So chances are that you were compiling ffmpeg when the build of vlc pulled in ffmpeg and started compiling ffmpeg at the same time? Don't compile dependencies in parallel. Let the build system figure it out.


----------



## sramaswamy (Jan 18, 2010)

Hi DutchDaemon,

Thanks for your quick response (You have always been extremely helpful). So coming back... I have also tried a 'make clean' followed by 'make install' but the same error persists. Is there any way out of this? There must be some (After all it is 'all files' on UNIX). Will re-fetching the ports all over again do the work?


----------



## DutchDaemon (Jan 18, 2010)

Try a `# make clean-depends` in the VLC port.


----------



## DutchDaemon (Jan 18, 2010)

Same problem?


----------



## sramaswamy (Jan 18, 2010)

Sorry. Was away... I did "make clean-depends". But still same problem


----------



## DutchDaemon (Jan 18, 2010)

Check the link above your post.


----------



## sramaswamy (Jan 18, 2010)

I did check the link. The problem in the link is the same. But I don't see a solution there.


----------



## crsd (Jan 19, 2010)

Problem here is in multimedia/v4l_compat port, which was recently updated to install include/linux/videodev2.h.
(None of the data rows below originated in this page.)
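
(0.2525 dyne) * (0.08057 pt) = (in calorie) 1.715e-11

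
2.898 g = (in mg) 2898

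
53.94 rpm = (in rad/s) 5.649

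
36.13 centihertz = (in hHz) 0.003613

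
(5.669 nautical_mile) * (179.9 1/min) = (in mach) 92.45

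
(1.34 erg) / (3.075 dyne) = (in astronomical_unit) 2.913e-14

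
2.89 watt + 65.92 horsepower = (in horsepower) 65.92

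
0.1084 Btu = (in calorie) 27.33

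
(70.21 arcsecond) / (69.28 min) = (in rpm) 7.82e-07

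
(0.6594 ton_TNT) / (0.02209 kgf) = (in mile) 7.914e+06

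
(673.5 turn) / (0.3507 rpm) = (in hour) 32.01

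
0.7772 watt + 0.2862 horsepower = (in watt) 214.2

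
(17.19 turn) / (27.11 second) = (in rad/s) 3.984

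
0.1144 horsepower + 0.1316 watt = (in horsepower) 0.1146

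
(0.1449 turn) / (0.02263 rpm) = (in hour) 0.1067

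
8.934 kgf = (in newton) 87.61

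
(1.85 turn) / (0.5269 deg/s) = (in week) 0.00209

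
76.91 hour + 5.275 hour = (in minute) 4931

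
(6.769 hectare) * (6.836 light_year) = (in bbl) 2.754e+22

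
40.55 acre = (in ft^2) 1.766e+06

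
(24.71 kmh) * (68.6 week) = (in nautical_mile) 1.538e+05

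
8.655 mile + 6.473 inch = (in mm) 1.393e+07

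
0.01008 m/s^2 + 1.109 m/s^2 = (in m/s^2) 1.119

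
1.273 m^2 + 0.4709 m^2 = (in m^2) 1.744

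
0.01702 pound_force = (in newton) 0.07571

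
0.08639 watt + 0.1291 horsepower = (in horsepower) 0.1292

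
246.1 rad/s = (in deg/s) 1.41e+04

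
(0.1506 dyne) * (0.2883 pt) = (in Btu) 1.452e-13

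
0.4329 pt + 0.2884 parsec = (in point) 2.523e+19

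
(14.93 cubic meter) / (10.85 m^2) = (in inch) 54.17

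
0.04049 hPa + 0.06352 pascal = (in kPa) 0.004113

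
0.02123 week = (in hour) 3.567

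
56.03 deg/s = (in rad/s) 0.9779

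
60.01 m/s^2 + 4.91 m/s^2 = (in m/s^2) 64.92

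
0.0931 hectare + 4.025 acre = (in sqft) 1.854e+05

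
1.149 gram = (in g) 1.149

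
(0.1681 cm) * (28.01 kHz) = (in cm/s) 4708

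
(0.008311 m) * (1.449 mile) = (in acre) 0.004789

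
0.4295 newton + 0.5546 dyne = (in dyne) 4.295e+04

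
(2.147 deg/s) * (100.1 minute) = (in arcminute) 7.737e+05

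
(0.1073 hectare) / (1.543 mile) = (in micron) 4.321e+05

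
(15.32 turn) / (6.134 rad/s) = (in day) 0.0001816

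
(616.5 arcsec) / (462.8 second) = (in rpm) 6.167e-05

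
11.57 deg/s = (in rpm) 1.928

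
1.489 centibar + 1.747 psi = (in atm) 0.1336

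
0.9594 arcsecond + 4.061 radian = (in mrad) 4061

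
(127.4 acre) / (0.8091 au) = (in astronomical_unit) 2.847e-17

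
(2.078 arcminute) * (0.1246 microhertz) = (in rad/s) 7.532e-11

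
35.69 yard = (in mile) 0.02028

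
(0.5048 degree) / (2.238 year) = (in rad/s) 1.248e-10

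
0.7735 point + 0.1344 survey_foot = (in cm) 4.124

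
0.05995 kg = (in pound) 0.1322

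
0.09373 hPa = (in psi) 0.001359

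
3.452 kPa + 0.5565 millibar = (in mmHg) 26.31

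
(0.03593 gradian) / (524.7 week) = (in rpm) 1.698e-11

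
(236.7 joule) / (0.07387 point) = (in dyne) 9.083e+11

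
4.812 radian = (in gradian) 306.3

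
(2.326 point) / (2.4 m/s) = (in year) 1.084e-11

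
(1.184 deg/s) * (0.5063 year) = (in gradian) 2.101e+07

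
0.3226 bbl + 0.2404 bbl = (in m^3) 0.08951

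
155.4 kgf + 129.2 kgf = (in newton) 2791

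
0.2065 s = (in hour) 5.736e-05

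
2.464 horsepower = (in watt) 1837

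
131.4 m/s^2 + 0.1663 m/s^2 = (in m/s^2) 131.6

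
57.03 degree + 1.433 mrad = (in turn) 0.1586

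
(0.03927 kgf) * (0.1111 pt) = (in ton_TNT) 3.607e-15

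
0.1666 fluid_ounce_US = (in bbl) 3.099e-05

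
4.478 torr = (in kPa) 0.597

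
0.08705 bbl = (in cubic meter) 0.01384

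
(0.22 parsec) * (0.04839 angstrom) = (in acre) 8.117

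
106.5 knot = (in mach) 0.1609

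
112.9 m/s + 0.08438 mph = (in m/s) 112.9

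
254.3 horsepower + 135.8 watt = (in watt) 1.898e+05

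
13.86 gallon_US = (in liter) 52.47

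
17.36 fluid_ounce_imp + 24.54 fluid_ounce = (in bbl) 0.007667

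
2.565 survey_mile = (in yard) 4514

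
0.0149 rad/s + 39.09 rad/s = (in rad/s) 39.1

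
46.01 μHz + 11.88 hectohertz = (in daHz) 118.8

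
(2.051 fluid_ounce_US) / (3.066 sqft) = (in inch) 0.008384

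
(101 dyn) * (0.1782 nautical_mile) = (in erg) 3.333e+06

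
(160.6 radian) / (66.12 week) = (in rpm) 3.835e-05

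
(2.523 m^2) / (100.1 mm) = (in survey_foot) 82.69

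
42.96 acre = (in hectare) 17.39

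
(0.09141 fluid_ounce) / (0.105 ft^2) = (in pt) 0.7856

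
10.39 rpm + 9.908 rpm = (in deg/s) 121.8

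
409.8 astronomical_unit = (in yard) 6.704e+13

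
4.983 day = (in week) 0.7119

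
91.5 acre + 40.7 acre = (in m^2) 5.35e+05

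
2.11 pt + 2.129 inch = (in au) 3.665e-13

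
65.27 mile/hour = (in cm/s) 2918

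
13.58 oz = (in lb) 0.8488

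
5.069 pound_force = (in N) 22.55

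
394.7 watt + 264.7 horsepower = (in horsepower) 265.2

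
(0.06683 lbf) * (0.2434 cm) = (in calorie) 0.0001729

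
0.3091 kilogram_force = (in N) 3.031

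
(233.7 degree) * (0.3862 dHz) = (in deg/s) 9.025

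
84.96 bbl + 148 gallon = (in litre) 1.407e+04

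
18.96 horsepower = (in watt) 1.414e+04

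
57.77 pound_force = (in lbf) 57.77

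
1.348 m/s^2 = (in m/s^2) 1.348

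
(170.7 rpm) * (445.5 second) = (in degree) 4.563e+05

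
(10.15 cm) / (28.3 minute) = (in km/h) 0.0002152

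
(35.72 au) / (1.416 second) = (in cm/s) 3.774e+14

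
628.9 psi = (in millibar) 4.336e+04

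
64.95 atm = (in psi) 954.5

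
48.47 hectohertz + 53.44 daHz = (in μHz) 5.381e+09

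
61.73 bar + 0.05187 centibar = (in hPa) 6.173e+04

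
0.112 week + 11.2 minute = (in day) 0.7918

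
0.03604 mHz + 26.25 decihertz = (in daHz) 0.2625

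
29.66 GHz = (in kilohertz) 2.966e+07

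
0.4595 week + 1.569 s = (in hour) 77.2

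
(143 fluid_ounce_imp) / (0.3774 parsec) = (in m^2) 3.489e-19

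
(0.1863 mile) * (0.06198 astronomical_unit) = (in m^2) 2.78e+12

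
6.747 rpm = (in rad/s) 0.7065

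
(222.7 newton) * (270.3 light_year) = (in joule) 5.695e+20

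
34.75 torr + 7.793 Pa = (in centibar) 4.641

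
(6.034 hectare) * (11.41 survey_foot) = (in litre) 2.098e+08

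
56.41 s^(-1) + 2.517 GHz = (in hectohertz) 2.517e+07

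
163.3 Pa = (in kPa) 0.1633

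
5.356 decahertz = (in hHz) 0.5356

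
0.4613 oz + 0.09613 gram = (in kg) 0.01317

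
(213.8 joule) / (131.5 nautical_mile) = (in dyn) 87.79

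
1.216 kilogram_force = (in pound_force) 2.681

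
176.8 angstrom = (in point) 5.012e-05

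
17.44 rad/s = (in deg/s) 999.2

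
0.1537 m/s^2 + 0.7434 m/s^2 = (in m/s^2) 0.8971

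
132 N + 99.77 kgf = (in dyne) 1.11e+08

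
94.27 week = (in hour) 1.584e+04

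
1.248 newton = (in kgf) 0.1273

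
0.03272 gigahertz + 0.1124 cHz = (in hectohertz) 3.272e+05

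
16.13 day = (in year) 0.04419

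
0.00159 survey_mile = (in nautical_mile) 0.001382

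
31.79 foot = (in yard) 10.6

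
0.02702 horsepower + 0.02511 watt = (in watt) 20.17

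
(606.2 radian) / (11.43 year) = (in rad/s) 1.682e-06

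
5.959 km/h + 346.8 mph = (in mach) 0.4602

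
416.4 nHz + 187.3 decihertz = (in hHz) 0.1873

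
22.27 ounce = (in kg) 0.6313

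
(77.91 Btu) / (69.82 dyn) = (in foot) 3.863e+08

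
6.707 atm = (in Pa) 6.796e+05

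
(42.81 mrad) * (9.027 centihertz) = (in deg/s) 0.2214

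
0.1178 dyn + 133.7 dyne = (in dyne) 133.8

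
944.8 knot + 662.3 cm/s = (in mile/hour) 1102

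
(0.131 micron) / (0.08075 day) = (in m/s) 1.878e-11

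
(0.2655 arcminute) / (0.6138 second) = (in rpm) 0.001202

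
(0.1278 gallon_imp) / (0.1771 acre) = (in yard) 8.865e-07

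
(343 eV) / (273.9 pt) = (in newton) 5.687e-16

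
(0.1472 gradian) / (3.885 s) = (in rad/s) 0.0005952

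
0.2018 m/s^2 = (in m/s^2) 0.2018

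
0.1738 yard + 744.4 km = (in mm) 7.444e+08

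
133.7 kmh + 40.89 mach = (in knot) 2.714e+04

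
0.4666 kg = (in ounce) 16.46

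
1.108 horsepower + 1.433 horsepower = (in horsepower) 2.541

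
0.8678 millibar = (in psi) 0.01259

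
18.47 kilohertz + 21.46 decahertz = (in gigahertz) 1.868e-05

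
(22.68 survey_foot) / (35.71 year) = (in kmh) 2.21e-08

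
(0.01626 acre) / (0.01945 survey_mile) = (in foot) 6.897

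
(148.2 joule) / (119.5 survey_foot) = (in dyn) 4.069e+05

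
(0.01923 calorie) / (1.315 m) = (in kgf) 0.006239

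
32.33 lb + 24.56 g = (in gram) 1.469e+04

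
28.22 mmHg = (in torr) 28.22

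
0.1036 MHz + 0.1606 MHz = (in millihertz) 2.642e+08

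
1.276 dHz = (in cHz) 12.76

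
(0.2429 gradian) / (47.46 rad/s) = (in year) 2.549e-12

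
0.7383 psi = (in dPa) 5.09e+04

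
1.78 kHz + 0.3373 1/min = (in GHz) 1.78e-06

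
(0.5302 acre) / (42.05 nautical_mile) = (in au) 1.842e-13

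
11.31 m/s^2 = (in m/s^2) 11.31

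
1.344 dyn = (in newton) 1.344e-05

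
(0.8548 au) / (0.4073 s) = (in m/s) 3.14e+11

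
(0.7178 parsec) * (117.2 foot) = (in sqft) 8.517e+18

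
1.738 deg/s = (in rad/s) 0.03033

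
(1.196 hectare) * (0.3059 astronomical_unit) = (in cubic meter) 5.473e+14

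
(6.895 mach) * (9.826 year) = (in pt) 2.062e+15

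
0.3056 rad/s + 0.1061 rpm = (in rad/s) 0.3167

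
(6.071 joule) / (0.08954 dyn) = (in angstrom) 6.78e+16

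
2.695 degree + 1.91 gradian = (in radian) 0.07704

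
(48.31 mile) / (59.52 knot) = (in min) 42.32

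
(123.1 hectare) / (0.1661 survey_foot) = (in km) 2.431e+04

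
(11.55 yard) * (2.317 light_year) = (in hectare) 2.315e+13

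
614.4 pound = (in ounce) 9830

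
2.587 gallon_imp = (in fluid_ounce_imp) 413.9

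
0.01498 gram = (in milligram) 14.98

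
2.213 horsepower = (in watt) 1650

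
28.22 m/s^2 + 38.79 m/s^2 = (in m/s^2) 67.01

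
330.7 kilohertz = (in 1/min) 1.984e+07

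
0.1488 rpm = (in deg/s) 0.8928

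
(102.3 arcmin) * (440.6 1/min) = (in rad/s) 0.2185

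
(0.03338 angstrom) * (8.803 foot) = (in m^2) 8.956e-12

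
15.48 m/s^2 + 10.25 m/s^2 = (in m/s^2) 25.73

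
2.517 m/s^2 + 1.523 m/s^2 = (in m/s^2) 4.04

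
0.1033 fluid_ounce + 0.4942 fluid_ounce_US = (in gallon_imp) 0.003887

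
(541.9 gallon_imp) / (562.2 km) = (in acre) 1.083e-09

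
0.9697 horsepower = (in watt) 723.1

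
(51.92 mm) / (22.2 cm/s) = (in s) 0.2339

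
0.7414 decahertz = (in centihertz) 741.4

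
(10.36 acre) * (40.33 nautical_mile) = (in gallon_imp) 6.888e+11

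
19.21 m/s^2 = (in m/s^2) 19.21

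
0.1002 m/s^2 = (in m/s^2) 0.1002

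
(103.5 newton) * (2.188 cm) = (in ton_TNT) 5.412e-10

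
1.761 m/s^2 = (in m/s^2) 1.761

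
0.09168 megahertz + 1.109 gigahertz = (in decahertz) 1.109e+08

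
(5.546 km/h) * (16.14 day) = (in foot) 7.048e+06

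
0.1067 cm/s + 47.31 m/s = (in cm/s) 4731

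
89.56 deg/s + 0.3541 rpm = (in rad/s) 1.6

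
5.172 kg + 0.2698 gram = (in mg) 5.172e+06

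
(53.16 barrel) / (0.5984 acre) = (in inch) 0.1374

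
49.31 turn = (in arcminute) 1.065e+06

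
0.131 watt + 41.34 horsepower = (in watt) 3.083e+04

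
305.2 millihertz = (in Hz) 0.3052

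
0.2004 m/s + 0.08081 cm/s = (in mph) 0.4501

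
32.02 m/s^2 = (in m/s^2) 32.02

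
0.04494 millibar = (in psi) 0.0006518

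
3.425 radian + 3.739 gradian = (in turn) 0.5545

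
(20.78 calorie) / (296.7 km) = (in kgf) 2.988e-05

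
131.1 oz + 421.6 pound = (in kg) 195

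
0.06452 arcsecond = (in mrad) 0.0003128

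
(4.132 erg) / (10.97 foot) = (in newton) 1.236e-07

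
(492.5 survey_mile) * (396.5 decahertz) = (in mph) 7.03e+09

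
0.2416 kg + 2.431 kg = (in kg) 2.673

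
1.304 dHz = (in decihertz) 1.304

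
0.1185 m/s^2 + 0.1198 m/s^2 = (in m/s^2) 0.2383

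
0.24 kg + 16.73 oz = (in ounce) 25.2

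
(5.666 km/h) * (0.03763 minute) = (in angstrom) 3.554e+10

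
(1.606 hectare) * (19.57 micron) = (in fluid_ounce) 1.063e+04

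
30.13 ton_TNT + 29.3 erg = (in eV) 7.868e+29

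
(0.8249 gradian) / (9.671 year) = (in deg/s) 2.434e-09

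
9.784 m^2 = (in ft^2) 105.3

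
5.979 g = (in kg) 0.005979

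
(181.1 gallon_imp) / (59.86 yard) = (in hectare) 1.504e-06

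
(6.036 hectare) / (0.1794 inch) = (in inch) 5.215e+08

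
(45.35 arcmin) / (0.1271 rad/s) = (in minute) 0.00173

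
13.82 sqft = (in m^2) 1.284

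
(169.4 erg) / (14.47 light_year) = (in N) 1.237e-22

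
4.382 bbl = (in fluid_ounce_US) 2.356e+04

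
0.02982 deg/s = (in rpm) 0.00497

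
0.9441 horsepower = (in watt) 704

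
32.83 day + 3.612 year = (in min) 1.946e+06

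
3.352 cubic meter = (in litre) 3352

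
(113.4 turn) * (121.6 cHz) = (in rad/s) 866.4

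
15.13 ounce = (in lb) 0.9456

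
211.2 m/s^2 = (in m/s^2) 211.2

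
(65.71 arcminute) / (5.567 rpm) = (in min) 0.0005465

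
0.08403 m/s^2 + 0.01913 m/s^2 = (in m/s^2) 0.1032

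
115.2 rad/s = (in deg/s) 6600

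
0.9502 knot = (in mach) 0.001436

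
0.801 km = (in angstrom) 8.01e+12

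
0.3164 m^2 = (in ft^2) 3.406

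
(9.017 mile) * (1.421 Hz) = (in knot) 4.008e+04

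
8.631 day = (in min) 1.243e+04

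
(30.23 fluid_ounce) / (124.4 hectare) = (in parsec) 2.329e-26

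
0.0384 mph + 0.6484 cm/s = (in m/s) 0.02365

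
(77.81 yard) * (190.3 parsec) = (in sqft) 4.497e+21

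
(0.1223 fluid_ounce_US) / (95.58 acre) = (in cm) 9.351e-10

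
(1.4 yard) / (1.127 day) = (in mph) 2.941e-05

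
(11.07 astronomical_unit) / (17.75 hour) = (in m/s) 2.592e+07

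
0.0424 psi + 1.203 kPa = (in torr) 11.22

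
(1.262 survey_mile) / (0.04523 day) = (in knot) 1.01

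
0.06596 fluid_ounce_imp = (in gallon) 0.0004951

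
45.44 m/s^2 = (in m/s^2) 45.44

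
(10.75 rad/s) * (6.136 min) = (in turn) 629.9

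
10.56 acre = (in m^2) 4.273e+04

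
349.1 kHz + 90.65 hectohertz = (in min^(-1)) 2.149e+07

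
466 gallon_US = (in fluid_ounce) 5.965e+04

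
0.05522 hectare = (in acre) 0.1365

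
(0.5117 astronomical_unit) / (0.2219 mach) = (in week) 1675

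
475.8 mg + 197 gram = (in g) 197.5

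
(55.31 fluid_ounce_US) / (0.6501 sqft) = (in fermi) 2.708e+13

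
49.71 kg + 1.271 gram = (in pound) 109.6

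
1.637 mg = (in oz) 5.774e-05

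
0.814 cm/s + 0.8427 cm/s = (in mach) 4.865e-05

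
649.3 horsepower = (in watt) 4.842e+05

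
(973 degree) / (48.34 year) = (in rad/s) 1.114e-08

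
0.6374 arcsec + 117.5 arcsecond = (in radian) 0.0005727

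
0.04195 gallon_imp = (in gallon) 0.05038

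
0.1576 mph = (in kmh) 0.2536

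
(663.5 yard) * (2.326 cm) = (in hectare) 0.001411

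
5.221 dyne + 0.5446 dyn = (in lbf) 1.296e-05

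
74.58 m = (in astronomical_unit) 4.985e-10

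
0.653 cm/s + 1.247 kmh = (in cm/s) 35.29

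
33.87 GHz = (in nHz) 3.387e+19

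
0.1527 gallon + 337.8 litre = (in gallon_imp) 74.43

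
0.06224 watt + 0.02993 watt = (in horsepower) 0.0001236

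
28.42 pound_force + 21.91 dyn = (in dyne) 1.264e+07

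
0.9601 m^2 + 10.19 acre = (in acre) 10.19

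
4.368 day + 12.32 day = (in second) 1.442e+06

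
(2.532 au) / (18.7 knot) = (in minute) 6.562e+08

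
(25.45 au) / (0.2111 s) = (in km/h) 6.493e+13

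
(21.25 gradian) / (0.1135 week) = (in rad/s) 4.863e-06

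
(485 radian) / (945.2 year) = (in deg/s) 9.323e-07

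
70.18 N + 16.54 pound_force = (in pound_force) 32.32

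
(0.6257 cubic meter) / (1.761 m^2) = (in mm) 355.3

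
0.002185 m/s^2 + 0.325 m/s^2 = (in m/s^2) 0.3272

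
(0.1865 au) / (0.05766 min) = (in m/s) 8.065e+09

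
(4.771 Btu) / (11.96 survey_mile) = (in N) 0.2615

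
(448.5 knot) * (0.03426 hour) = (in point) 8.067e+07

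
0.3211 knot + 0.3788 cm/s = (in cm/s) 16.9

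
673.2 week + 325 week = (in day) 6987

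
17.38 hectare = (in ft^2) 1.871e+06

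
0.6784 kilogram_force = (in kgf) 0.6784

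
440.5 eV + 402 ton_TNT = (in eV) 1.05e+31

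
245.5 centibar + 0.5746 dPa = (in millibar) 2455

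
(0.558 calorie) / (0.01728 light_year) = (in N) 1.428e-14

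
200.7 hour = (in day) 8.363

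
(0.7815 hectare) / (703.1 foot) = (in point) 1.034e+05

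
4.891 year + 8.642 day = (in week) 256.3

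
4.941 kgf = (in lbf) 10.89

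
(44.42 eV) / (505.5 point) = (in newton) 3.991e-17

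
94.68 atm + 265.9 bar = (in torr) 2.714e+05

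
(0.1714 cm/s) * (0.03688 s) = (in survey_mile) 3.928e-08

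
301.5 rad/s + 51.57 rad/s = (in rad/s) 353.1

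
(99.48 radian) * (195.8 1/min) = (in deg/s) 1.86e+04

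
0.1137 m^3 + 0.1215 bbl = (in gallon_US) 35.14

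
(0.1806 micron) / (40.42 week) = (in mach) 2.17e-17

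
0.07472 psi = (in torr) 3.864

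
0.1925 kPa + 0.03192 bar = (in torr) 25.39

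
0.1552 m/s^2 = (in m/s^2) 0.1552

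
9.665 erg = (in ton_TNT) 2.31e-16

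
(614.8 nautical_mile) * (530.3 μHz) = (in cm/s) 6.038e+04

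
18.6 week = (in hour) 3125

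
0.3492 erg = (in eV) 2.18e+11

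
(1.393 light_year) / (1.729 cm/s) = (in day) 8.822e+12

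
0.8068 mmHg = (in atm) 0.001062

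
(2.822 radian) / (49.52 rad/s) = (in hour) 1.583e-05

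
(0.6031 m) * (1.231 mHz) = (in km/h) 0.002673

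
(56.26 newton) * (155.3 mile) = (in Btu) 1.333e+04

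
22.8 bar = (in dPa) 2.28e+07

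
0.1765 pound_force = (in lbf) 0.1765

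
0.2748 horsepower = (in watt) 204.9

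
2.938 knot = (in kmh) 5.441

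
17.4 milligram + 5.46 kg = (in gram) 5460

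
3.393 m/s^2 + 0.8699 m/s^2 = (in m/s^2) 4.263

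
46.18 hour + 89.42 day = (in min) 1.315e+05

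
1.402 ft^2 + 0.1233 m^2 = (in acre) 6.265e-05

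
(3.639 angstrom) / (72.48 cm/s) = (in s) 5.021e-10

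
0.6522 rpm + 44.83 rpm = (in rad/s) 4.763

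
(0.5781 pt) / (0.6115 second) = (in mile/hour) 0.000746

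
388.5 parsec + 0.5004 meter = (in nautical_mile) 6.473e+15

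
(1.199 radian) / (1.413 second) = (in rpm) 8.103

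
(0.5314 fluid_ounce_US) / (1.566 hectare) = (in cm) 1.004e-07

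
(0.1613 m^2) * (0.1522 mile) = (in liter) 3.951e+04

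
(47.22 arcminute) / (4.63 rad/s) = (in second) 0.002967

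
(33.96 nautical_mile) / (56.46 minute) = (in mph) 41.53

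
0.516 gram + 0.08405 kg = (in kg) 0.08457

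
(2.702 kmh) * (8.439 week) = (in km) 3831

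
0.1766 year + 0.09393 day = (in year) 0.1769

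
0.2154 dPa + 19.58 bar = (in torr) 1.469e+04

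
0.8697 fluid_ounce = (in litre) 0.02572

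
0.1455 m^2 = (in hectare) 1.455e-05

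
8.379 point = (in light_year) 3.124e-19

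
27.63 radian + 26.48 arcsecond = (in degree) 1583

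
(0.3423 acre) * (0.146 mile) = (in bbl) 2.047e+06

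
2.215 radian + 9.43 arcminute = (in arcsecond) 4.574e+05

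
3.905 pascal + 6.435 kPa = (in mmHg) 48.3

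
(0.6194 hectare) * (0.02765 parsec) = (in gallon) 1.396e+21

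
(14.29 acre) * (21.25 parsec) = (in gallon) 1.002e+25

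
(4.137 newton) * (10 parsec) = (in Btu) 1.21e+15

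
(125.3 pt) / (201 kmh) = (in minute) 1.319e-05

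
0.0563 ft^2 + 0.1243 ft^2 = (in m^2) 0.01678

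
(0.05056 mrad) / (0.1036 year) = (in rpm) 1.478e-10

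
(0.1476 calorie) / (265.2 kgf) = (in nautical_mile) 1.282e-07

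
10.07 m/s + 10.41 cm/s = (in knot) 19.78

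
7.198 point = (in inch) 0.09997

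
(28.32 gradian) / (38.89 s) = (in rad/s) 0.01144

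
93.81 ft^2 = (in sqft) 93.81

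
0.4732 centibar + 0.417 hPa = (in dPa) 5149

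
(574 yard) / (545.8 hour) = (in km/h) 0.0009616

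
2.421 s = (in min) 0.04035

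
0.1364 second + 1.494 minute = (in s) 89.78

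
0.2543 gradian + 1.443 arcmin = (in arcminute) 15.18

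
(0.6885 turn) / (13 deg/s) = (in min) 0.3178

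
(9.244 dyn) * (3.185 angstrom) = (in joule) 2.944e-14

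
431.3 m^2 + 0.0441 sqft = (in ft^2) 4643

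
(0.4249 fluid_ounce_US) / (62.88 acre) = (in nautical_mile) 2.666e-14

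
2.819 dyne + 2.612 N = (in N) 2.612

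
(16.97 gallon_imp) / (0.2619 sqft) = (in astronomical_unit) 2.119e-11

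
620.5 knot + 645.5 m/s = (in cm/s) 9.647e+04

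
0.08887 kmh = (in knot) 0.04799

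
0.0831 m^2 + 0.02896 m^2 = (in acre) 2.769e-05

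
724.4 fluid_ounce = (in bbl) 0.1347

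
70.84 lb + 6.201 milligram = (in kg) 32.13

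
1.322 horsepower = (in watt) 985.8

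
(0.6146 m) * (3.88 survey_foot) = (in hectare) 7.268e-05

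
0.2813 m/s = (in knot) 0.5468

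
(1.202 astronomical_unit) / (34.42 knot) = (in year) 322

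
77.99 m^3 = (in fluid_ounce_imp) 2.745e+06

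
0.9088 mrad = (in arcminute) 3.124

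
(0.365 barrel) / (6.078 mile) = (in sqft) 6.386e-05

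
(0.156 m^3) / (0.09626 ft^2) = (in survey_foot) 57.23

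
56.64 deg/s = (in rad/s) 0.9886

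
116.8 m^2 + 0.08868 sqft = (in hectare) 0.01168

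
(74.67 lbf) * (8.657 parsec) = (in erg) 8.873e+26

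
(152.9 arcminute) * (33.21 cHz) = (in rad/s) 0.01477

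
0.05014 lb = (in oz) 0.8022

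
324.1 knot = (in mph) 373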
You could try uninstalling it or moving include/linux/videodev2.h away when you are building ffmpeg.


----------



## DutchDaemon (Jan 19, 2010)

Possible fix:

http://www.freshports.org/commit.ph...1001191124.o0JBO44J039221@repoman.freebsd.org


----------



## sramaswamy (Jan 19, 2010)

I updated the ports. *PROBLEM SOLVED!!!* DutchDaemon Rocks! FreeBSD Rules! Thanks a lot! Keep up the excellent work!


----------